Hubert Aquin

  • Born: October 24, 1929
  • Birthplace: Montreal, Quebec, Canada
  • Died: March 15, 1977
  • Place of death: Montreal, Quebec, Canada

Biography

Hubert Aquin was born to Jean and Lucile Aquin, owners of a sporting goods store, in Montreal, Quebec, on October 24, 1929. He graduated from the University of Montreal in 1951 with a degree in philosophy. Intensely interested in political issues, he studied the next three years in Paris at the Institut d’ Etudes Politiques. There he wrote articles for L’Autorite and took a leading role in social activism.

When he returned to Montreal he joined Radio-Canada as a producer in 1955, remaining there for four years. In 1959 he assumed a new position as a script writer and film director for the Canada National Film Board, where he worked until 1963. During this time Aquin became increasingly immersed in the volatile politics of Quebec separatism. In 1960 he joined the separatist organization Rassemblement pour l’ indépendance nationale (RIN), in which he assumed various leadership positions between 1963 and 1968. He also became the editor of a Quebec nationalist journal, Liberte, in 1961. Aquin became increasingly radicalized, announcing in 1964 that he was joining an underground terrorist movement. In July, 1964, he was arrested for possession of stolen property and an illegal firearm. Upon entering a plea of insanity, Aquin was transferred from Montreal Prison to a psychiatric institute. In the institute he awaited trial and wrote his first novel, Prochain épisode, the story of an imprisoned revolutionary that earned him instant fame.

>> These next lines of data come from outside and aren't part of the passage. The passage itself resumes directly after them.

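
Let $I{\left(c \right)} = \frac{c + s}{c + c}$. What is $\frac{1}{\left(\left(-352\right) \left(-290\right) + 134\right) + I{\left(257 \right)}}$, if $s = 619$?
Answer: $\frac{257}{26269436} \approx 9.7832 \cdot 10^{-6}$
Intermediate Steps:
$I{\left(c \right)} = \frac{619 + c}{2 c}$ ($I{\left(c \right)} = \frac{c + 619}{c + c} = \frac{619 + c}{2 c}$)
$\frac{1}{\left(\left(-352\right) \left(-290\right) + 134\right) + I{\left(257 \right)}} = \frac{1}{\left(\left(-352\right) \left(-290\right) + 134\right) + \frac{619 + 257}{2 \cdot 257}} = \frac{1}{\left(102080 + 134\right) + \frac{1}{2} \cdot \frac{1}{257} \cdot 876} = \frac{1}{102214 + \frac{438}{257}} = \frac{1}{\frac{26269436}{257}} = \frac{257}{26269436}$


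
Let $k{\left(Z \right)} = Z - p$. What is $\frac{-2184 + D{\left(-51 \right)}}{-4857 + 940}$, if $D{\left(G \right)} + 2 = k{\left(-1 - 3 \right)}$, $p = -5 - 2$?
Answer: $\frac{2183}{3917} \approx 0.55731$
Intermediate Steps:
$p = -7$ ($p = -5 - 2 = -7$)
$k{\left(Z \right)} = 7 + Z$ ($k{\left(Z \right)} = Z - -7 = Z + 7 = 7 + Z$)
$D{\left(G \right)} = 1$ ($D{\left(G \right)} = -2 + \left(7 - 4\right) = -2 + 3 = 1$)
$\frac{-2184 + D{\left(-51 \right)}}{-4857 + 940} = \frac{-2184 + 1}{-4857 + 940} = - \frac{2183}{-3917} = \left(-2183\right) \left(- \frac{1}{3917}\right) = \frac{2183}{3917}$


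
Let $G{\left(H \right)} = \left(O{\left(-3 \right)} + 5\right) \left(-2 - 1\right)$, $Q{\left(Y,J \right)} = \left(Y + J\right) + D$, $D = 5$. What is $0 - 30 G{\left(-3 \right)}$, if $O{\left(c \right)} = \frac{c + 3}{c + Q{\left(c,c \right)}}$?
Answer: $450$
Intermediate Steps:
$Q{\left(Y,J \right)} = 5 + J + Y$ ($Q{\left(Y,J \right)} = \left(Y + J\right) + 5 = \left(J + Y\right) + 5 = 5 + J + Y$)
$O{\left(c \right)} = \frac{3 + c}{5 + 3 c}$ ($O{\left(c \right)} = \frac{c + 3}{c + \left(5 + c + c\right)} = \frac{3 + c}{c + \left(5 + 2 c\right)} = \frac{3 + c}{5 + 3 c}$)
$G{\left(H \right)} = -15$ ($G{\left(H \right)} = \left(\frac{3 - 3}{5 + 3 \left(-3\right)} + 5\right) \left(-2 - 1\right) = \left(\frac{1}{5 - 9} \cdot 0 + 5\right) \left(-3\right) = \left(\frac{1}{-4} \cdot 0 + 5\right) \left(-3\right) = \left(\left(- \frac{1}{4}\right) 0 + 5\right) \left(-3\right) = \left(0 + 5\right) \left(-3\right) = 5 \left(-3\right) = -15$)
$0 - 30 G{\left(-3 \right)} = 0 - -450 = 0 + 450 = 450$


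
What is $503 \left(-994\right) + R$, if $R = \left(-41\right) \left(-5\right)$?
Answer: $-499777$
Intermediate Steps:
$R = 205$
$503 \left(-994\right) + R = 503 \left(-994\right) + 205 = -499982 + 205 = -499777$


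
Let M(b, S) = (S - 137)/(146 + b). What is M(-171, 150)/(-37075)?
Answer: 13/926875 ≈ 1.4026e-5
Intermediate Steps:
M(b, S) = (-137 + S)/(146 + b)
M(-171, 150)/(-37075) = ((-137 + 150)/(146 - 171))/(-37075) = (13/(-25))*(-1/37075) = -1/25*13*(-1/37075) = -13/25*(-1/37075) = 13/926875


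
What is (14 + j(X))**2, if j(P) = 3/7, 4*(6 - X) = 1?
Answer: 10201/49 ≈ 208.18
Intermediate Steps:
X = 23/4 (X = 6 - 1/4*1 = 6 - 1/4 = 23/4 ≈ 5.7500)
j(P) = 3/7 (j(P) = 3*(1/7) = 3/7)
(14 + j(X))**2 = (14 + 3/7)**2 = (101/7)**2 = 10201/49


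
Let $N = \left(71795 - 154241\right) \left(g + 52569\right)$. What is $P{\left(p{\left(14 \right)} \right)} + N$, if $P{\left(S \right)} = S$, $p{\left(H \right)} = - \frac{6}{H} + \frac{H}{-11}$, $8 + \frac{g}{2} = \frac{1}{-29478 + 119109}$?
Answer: $- \frac{9967696718619617}{2300529} \approx -4.3328 \cdot 10^{9}$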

When Aquin was acquitted in late 1964 he was hailed as Quebec’s greatest writer, celebrated as much for his colorful political activism as for his literary gifts. In 1968 he abandoned RIN when it became the Parti Québécois, a move he thought fatal for the separatist movement. In 1969 he refused the Governor General’s Literary Award from the Canada Council for the Arts for political reasons; two years later he parted ways with Liberte, denouncing the journal’s dependence on government subsidies and its attendant compromises. Aquin could not compromise on anything he believed was dictated by the establishment. In 1976 he was fired as literary director of Editions la presse when he publicly accused its editor of being a colonialist.

As a radical separatist, Aquin felt himself and his cause increasingly betrayed by the independence movement and by his waning ability to write. On March 15, 1977, he shot himself on the roadway of a Montreal convent school with a gun he inherited from his father. Aquin’s reputation did not die with him. Though something of a cult figure, he is considered the greatest Quebec writer of his day. The University of Quebec, where he taught from 1969 to 1970, named a building in his honor. In 1972 he was awarded the Prix David, Quebec’s most valued literary award, to honor the totality of his work. In 2003 Prochain épisode, the novel that catapulted him to fame, again headed the best-seller list when it was honored as a Canadian Broadcasting Council Canada Reads winner.